It's Gotta Be the Shoes
The BFI London Film Festival
MOVIE REVIEW
One Man and His Shoes (2020)
Neither Nike nor Michael Jordan participated in the making of this film, which is surprising, until you realize the ending director Yemi Barimo is building toward. The point of this documentary, which examines how Air Jordans became and remain the ne plus ultra of shoes and the backbone of a billion-dollar industry, is to accuse the marketing of these shoes as the cause of death within the Black American community and hold Michael Jordan responsible for at least one murder.
This is interesting, because at no point during this documentary, which analyzes in detail the marketing of the shoes and how that marketing has shifted from 1984 to now, does Mr. Barimo talk about how the shoes are made. Perhaps he thinks elves in Santa’s workshop make them instead of people in sweatshops around the world. Perhaps Mr. Barimo has forgotten that people have value to corporations as workers, not merely consumers. Or perhaps Mr. Barimo was so pleased the family of a young man who was shot dead for a newly-purchased pair of Air Jordans in Houston in 2015 agreed to speak to him on camera that he twisted the angle of his movie.

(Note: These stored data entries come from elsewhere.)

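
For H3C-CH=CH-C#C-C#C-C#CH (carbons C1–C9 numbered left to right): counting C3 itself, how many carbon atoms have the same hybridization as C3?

2

C3 is sp2 (one π bond).
C1: sp3
C2: sp2 ✓
C3: sp2 ✓
C4: sp
C5: sp
C6: sp
C7: sp
C8: sp
C9: sp
2 carbons are sp2.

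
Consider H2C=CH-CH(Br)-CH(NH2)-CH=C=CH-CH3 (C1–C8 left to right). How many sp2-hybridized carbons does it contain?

C1: sp2 ✓
C2: sp2 ✓
C3: sp3
C4: sp3
C5: sp2 ✓
C6: sp
C7: sp2 ✓
C8: sp3
C1, C2, C5, C7 → 4 sp2 carbons.

4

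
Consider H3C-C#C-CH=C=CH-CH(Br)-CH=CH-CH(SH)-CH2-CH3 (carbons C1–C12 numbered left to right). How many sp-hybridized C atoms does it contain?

C1: sp3
C2: sp ✓
C3: sp ✓
C4: sp2
C5: sp ✓
C6: sp2
C7: sp3
C8: sp2
C9: sp2
C10: sp3
C11: sp3
C12: sp3
C2, C3, C5 → 3 sp carbons.

3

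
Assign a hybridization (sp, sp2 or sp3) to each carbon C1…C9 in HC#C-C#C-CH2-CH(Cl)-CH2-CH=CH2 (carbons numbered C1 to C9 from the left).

C1 carries 2 σ bonds, plus two π bonds, giving a steric number of 2, so it is sp.
C2: 2 σ bonds, plus two π bonds — 2 electron domains, sp.
C3 — 2 σ bonds, plus two π bonds. Steric number 2, so sp.
C4 has 2 σ bonds, plus two π bonds: steric number 2 → sp.
C5 (4 σ bonds) has steric number 4: sp3.
C6 — 4 σ bonds. Steric number 4, so sp3.
C7 — 4 σ bonds. Steric number 4, so sp3.
C8 — 3 σ bonds, plus one π bond. Steric number 3, so sp2.
C9 — 3 σ bonds, plus one π bond. Steric number 3, so sp2.

C1 sp, C2 sp, C3 sp, C4 sp, C5 sp3, C6 sp3, C7 sp3, C8 sp2, C9 sp2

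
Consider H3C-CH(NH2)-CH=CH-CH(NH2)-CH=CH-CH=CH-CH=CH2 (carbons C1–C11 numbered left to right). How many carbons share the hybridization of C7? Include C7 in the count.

C7 is sp2 (one π bond).
C1: sp3
C2: sp3
C3: sp2 ✓
C4: sp2 ✓
C5: sp3
C6: sp2 ✓
C7: sp2 ✓
C8: sp2 ✓
C9: sp2 ✓
C10: sp2 ✓
C11: sp2 ✓
8 carbons are sp2.

8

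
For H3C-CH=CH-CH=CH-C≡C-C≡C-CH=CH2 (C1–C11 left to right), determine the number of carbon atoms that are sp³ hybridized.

1

C1: sp3 ✓
C2: sp2
C3: sp2
C4: sp2
C5: sp2
C6: sp
C7: sp
C8: sp
C9: sp
C10: sp2
C11: sp2
C1 → 1 sp3 carbon.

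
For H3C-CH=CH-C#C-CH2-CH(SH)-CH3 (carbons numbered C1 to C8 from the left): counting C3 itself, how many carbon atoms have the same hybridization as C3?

2

C3 is sp2 (one π bond).
C1: sp3
C2: sp2 ✓
C3: sp2 ✓
C4: sp
C5: sp
C6: sp3
C7: sp3
C8: sp3
2 carbons are sp2.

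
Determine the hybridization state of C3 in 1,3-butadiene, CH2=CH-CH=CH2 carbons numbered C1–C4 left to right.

C3: 3 σ bonds, plus one π bond — 3 electron domains, sp2.

sp2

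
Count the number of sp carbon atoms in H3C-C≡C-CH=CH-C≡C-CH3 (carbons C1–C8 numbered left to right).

C1: sp3
C2: sp ✓
C3: sp ✓
C4: sp2
C5: sp2
C6: sp ✓
C7: sp ✓
C8: sp3
C2, C3, C6, C7 → 4 sp carbons.

4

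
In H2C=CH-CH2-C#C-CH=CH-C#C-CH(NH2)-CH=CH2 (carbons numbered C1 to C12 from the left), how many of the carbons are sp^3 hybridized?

C1: sp2
C2: sp2
C3: sp3 ✓
C4: sp
C5: sp
C6: sp2
C7: sp2
C8: sp
C9: sp
C10: sp3 ✓
C11: sp2
C12: sp2
C3, C10 → 2 sp3 carbons.

2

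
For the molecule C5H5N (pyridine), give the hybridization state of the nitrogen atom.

N has two σ bonds and one lone pair in the ring plane (steric number 3 → sp2); its p orbital contributes one electron to the aromatic π system via the C=N double bond.

sp^2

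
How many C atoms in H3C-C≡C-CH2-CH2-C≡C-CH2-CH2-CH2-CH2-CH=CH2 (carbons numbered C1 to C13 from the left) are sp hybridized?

C1: sp3
C2: sp ✓
C3: sp ✓
C4: sp3
C5: sp3
C6: sp ✓
C7: sp ✓
C8: sp3
C9: sp3
C10: sp3
C11: sp3
C12: sp2
C13: sp2
C2, C3, C6, C7 → 4 sp carbons.

4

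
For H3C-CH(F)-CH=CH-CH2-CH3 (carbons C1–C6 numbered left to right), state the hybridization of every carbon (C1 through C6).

C1 sp3, C2 sp3, C3 sp2, C4 sp2, C5 sp3, C6 sp3

C1 is sp3: 4 σ bonds, 4 electron-density regions.
C2 (4 σ bonds) has steric number 4: sp3.
C3 has 3 σ bonds, plus one π bond: steric number 3 → sp2.
C4 — 3 σ bonds, plus one π bond. Steric number 3, so sp2.
C5: 4 σ bonds; 4 regions of electron density → sp3.
C6 — 4 σ bonds. Steric number 4, so sp3.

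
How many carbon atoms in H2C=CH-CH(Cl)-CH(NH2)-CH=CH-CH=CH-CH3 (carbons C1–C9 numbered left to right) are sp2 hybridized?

C1: sp2 ✓
C2: sp2 ✓
C3: sp3
C4: sp3
C5: sp2 ✓
C6: sp2 ✓
C7: sp2 ✓
C8: sp2 ✓
C9: sp3
C1, C2, C5, C6, C7, C8 → 6 sp2 carbons.

6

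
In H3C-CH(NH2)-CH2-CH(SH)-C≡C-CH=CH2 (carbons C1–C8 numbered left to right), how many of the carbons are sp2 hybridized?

2

C1: sp3
C2: sp3
C3: sp3
C4: sp3
C5: sp
C6: sp
C7: sp2 ✓
C8: sp2 ✓
C7, C8 → 2 sp2 carbons.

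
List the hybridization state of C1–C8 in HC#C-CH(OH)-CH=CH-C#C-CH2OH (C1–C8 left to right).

C1 is sp: 2 σ bonds, plus two π bonds, 2 electron-density regions.
C2: 2 σ bonds, plus two π bonds — 2 electron domains, sp.
C3 has 4 σ bonds: steric number 4 → sp3.
C4 carries 3 σ bonds, plus one π bond, giving a steric number of 3, so it is sp2.
C5: 3 σ bonds, plus one π bond; 3 regions of electron density → sp2.
C6: 2 σ bonds, plus two π bonds; 2 regions of electron density → sp.
C7 (2 σ bonds, plus two π bonds) has steric number 2: sp.
C8 has 4 σ bonds: steric number 4 → sp3.

C1 sp, C2 sp, C3 sp3, C4 sp2, C5 sp2, C6 sp, C7 sp, C8 sp3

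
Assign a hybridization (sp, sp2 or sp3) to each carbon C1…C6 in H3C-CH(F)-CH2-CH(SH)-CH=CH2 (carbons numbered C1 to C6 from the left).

C1: 4 σ bonds — 4 electron domains, sp3.
C2: 4 σ bonds; 4 regions of electron density → sp3.
C3 is sp3: 4 σ bonds, 4 electron-density regions.
C4 (4 σ bonds) has steric number 4: sp3.
C5 carries 3 σ bonds, plus one π bond, giving a steric number of 3, so it is sp2.
C6 — 3 σ bonds, plus one π bond. Steric number 3, so sp2.

C1 sp3, C2 sp3, C3 sp3, C4 sp3, C5 sp2, C6 sp2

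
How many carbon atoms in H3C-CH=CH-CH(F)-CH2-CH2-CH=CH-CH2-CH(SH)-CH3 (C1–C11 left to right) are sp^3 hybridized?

C1: sp3 ✓
C2: sp2
C3: sp2
C4: sp3 ✓
C5: sp3 ✓
C6: sp3 ✓
C7: sp2
C8: sp2
C9: sp3 ✓
C10: sp3 ✓
C11: sp3 ✓
C1, C4, C5, C6, C9, C10, C11 → 7 sp3 carbons.

7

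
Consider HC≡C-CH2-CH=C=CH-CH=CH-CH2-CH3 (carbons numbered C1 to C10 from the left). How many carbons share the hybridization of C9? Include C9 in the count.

C9 is sp3 (only σ bonds).
C1: sp
C2: sp
C3: sp3 ✓
C4: sp2
C5: sp
C6: sp2
C7: sp2
C8: sp2
C9: sp3 ✓
C10: sp3 ✓
3 carbons are sp3.

3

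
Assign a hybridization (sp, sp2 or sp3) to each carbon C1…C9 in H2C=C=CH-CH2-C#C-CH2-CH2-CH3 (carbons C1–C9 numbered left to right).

C1 is sp2: 3 σ bonds, plus one π bond, 3 electron-density regions.
C2 (2 σ bonds, plus two π bonds) has steric number 2: sp.
C3: 3 σ bonds, plus one π bond; 3 regions of electron density → sp2.
C4: 4 σ bonds; 4 regions of electron density → sp3.
C5: 2 σ bonds, plus two π bonds — 2 electron domains, sp.
C6 has 2 σ bonds, plus two π bonds: steric number 2 → sp.
C7: 4 σ bonds; 4 regions of electron density → sp3.
C8: 4 σ bonds; 4 regions of electron density → sp3.
C9 — 4 σ bonds. Steric number 4, so sp3.

C1 sp2, C2 sp, C3 sp2, C4 sp3, C5 sp, C6 sp, C7 sp3, C8 sp3, C9 sp3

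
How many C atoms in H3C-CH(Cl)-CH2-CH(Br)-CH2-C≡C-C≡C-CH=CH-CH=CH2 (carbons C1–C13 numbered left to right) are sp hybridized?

4

C1: sp3
C2: sp3
C3: sp3
C4: sp3
C5: sp3
C6: sp ✓
C7: sp ✓
C8: sp ✓
C9: sp ✓
C10: sp2
C11: sp2
C12: sp2
C13: sp2
C6, C7, C8, C9 → 4 sp carbons.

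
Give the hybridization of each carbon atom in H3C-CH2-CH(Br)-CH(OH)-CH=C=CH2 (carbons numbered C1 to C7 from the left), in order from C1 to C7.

C1 — 4 σ bonds. Steric number 4, so sp3.
C2 is sp3: 4 σ bonds, 4 electron-density regions.
C3 has 4 σ bonds: steric number 4 → sp3.
C4 is sp3: 4 σ bonds, 4 electron-density regions.
C5 is sp2: 3 σ bonds, plus one π bond, 3 electron-density regions.
C6 carries 2 σ bonds, plus two π bonds, giving a steric number of 2, so it is sp.
C7: 3 σ bonds, plus one π bond; 3 regions of electron density → sp2.

C1 sp3, C2 sp3, C3 sp3, C4 sp3, C5 sp2, C6 sp, C7 sp2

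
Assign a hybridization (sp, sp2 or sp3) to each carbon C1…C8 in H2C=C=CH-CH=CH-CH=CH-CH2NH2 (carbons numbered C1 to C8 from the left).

C1 — 3 σ bonds, plus one π bond. Steric number 3, so sp2.
C2 is sp: 2 σ bonds, plus two π bonds, 2 electron-density regions.
C3 — 3 σ bonds, plus one π bond. Steric number 3, so sp2.
C4 (3 σ bonds, plus one π bond) has steric number 3: sp2.
C5 (3 σ bonds, plus one π bond) has steric number 3: sp2.
C6 is sp2: 3 σ bonds, plus one π bond, 3 electron-density regions.
C7 carries 3 σ bonds, plus one π bond, giving a steric number of 3, so it is sp2.
C8 has 4 σ bonds: steric number 4 → sp3.

C1 sp2, C2 sp, C3 sp2, C4 sp2, C5 sp2, C6 sp2, C7 sp2, C8 sp3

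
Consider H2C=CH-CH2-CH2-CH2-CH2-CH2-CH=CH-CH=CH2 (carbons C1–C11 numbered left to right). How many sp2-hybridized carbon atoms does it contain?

C1: sp2 ✓
C2: sp2 ✓
C3: sp3
C4: sp3
C5: sp3
C6: sp3
C7: sp3
C8: sp2 ✓
C9: sp2 ✓
C10: sp2 ✓
C11: sp2 ✓
C1, C2, C8, C9, C10, C11 → 6 sp2 carbons.

6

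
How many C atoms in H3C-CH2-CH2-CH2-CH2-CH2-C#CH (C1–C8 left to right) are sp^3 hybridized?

6

C1: sp3 ✓
C2: sp3 ✓
C3: sp3 ✓
C4: sp3 ✓
C5: sp3 ✓
C6: sp3 ✓
C7: sp
C8: sp
C1, C2, C3, C4, C5, C6 → 6 sp3 carbons.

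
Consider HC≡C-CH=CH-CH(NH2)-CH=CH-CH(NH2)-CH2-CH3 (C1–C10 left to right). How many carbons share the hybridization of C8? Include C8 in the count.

C8 is sp3 (only σ bonds).
C1: sp
C2: sp
C3: sp2
C4: sp2
C5: sp3 ✓
C6: sp2
C7: sp2
C8: sp3 ✓
C9: sp3 ✓
C10: sp3 ✓
4 carbons are sp3.

4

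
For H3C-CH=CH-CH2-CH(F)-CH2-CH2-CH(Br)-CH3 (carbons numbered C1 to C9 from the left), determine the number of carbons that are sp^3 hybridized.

C1: sp3 ✓
C2: sp2
C3: sp2
C4: sp3 ✓
C5: sp3 ✓
C6: sp3 ✓
C7: sp3 ✓
C8: sp3 ✓
C9: sp3 ✓
C1, C4, C5, C6, C7, C8, C9 → 7 sp3 carbons.

7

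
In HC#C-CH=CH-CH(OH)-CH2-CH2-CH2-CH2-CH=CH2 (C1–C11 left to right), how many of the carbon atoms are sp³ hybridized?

C1: sp
C2: sp
C3: sp2
C4: sp2
C5: sp3 ✓
C6: sp3 ✓
C7: sp3 ✓
C8: sp3 ✓
C9: sp3 ✓
C10: sp2
C11: sp2
C5, C6, C7, C8, C9 → 5 sp3 carbons.

5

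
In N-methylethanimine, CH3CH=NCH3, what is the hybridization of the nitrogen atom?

Two σ bonds + one lone pair = steric number 3 → sp2.

sp²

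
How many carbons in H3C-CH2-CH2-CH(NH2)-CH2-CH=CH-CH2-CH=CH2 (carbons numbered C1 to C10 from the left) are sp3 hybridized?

C1: sp3 ✓
C2: sp3 ✓
C3: sp3 ✓
C4: sp3 ✓
C5: sp3 ✓
C6: sp2
C7: sp2
C8: sp3 ✓
C9: sp2
C10: sp2
C1, C2, C3, C4, C5, C8 → 6 sp3 carbons.

6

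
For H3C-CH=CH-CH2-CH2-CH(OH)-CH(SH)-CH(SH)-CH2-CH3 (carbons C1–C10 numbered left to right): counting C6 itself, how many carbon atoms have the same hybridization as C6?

8

C6 is sp3 (only σ bonds).
C1: sp3 ✓
C2: sp2
C3: sp2
C4: sp3 ✓
C5: sp3 ✓
C6: sp3 ✓
C7: sp3 ✓
C8: sp3 ✓
C9: sp3 ✓
C10: sp3 ✓
8 carbons are sp3.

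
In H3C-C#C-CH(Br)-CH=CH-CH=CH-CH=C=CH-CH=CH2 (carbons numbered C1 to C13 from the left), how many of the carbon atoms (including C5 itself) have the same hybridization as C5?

8

C5 is sp2 (one π bond).
C1: sp3
C2: sp
C3: sp
C4: sp3
C5: sp2 ✓
C6: sp2 ✓
C7: sp2 ✓
C8: sp2 ✓
C9: sp2 ✓
C10: sp
C11: sp2 ✓
C12: sp2 ✓
C13: sp2 ✓
8 carbons are sp2.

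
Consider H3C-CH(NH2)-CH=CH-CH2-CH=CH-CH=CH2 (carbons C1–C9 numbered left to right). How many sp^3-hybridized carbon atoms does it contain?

3

C1: sp3 ✓
C2: sp3 ✓
C3: sp2
C4: sp2
C5: sp3 ✓
C6: sp2
C7: sp2
C8: sp2
C9: sp2
C1, C2, C5 → 3 sp3 carbons.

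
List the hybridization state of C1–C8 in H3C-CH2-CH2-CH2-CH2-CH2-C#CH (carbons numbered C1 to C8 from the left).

C1 has 4 σ bonds: steric number 4 → sp3.
C2 has 4 σ bonds: steric number 4 → sp3.
C3 (4 σ bonds) has steric number 4: sp3.
C4 (4 σ bonds) has steric number 4: sp3.
C5: 4 σ bonds — 4 electron domains, sp3.
C6 is sp3: 4 σ bonds, 4 electron-density regions.
C7 (2 σ bonds, plus two π bonds) has steric number 2: sp.
C8 (2 σ bonds, plus two π bonds) has steric number 2: sp.

C1 sp3, C2 sp3, C3 sp3, C4 sp3, C5 sp3, C6 sp3, C7 sp, C8 sp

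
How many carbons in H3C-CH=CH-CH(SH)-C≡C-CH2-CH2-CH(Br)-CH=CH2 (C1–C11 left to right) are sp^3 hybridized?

C1: sp3 ✓
C2: sp2
C3: sp2
C4: sp3 ✓
C5: sp
C6: sp
C7: sp3 ✓
C8: sp3 ✓
C9: sp3 ✓
C10: sp2
C11: sp2
C1, C4, C7, C8, C9 → 5 sp3 carbons.

5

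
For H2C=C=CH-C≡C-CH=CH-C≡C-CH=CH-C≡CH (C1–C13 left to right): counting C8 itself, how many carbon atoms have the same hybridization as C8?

C8 is sp (two π bonds).
C1: sp2
C2: sp ✓
C3: sp2
C4: sp ✓
C5: sp ✓
C6: sp2
C7: sp2
C8: sp ✓
C9: sp ✓
C10: sp2
C11: sp2
C12: sp ✓
C13: sp ✓
7 carbons are sp.

7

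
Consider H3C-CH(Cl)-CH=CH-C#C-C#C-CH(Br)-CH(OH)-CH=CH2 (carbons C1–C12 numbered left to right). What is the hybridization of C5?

C5 has 2 σ bonds, plus two π bonds: steric number 2 → sp.

sp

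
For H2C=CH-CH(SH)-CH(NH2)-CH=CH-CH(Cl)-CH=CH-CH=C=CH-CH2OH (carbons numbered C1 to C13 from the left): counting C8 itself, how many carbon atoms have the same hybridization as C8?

C8 is sp2 (one π bond).
C1: sp2 ✓
C2: sp2 ✓
C3: sp3
C4: sp3
C5: sp2 ✓
C6: sp2 ✓
C7: sp3
C8: sp2 ✓
C9: sp2 ✓
C10: sp2 ✓
C11: sp
C12: sp2 ✓
C13: sp3
8 carbons are sp2.

8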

As it begins, the angle is of an analysis of how the rise of Mr. Jordan and his astonishing athletic abilities led to opportunities for personal branding and corporate endorsements. History starts in the early ’80s, when Mr. Jordan was in college and Ronald Reagan was president. There’s a brief mention of Len Bias, whose death in 1986 shocked the nation, and the late David Stern, the N.B.A. commissioner, speaks about how the league changed after that. Nike, which in the mid-’80s was a regional midtier company focused on jogging shoes, needed a brand ambassador to make its products cool. Mr. Barimo got interviews with several former Nike executives who discuss their marketing strategies and why they chose to align with Mr. Jordan. Other talking heads – most notably Jemele Hill – discuss American culture and Black American culture at the time, and the colossal impact that Mr. Jordan had, not only on sport, but also on the wider culture. Detailed analysis of Spike Lee’s “Mars Blackmon” commercials explain how they helped turn the shoes from a sporting item into a beloved lifestyle accessory.
But then the analysis of the importance of the shoes swerves into the direct attack, which is where the movie loses its way. Using footage of the unrest in Ferguson, Missouri while asking “where does the responsibility lie” draws a frankly insulting parallel, while the interviews with Joshua Woods’s mother and sister are exploitative and unnecessary. What, exactly, does Mr. Barimo think that Mr. Jordan should do in order to prevent people killing each other over the shoes which bear his name? All the movie does it bleat that he should do more. But you can’t make these kinds of insinuations without getting into specifics on the solutions. And it’s a really telling omission to grieve the people who wear the shoes while erasing the people who make them. The success of Air Jordan’s marketing and the fortunes that have been made as a result are a happy capitalization of Mr. Jordan’s talent, his aura of cool, constant innovation on the part of Nike, and the careful ongoing maintenance of the brand by an army of creative workers with a reputation for excellence. It is certainly not above criticism. But it is also neither all Mr. Jordan’s responsibility nor Mr. Jordan’s fault.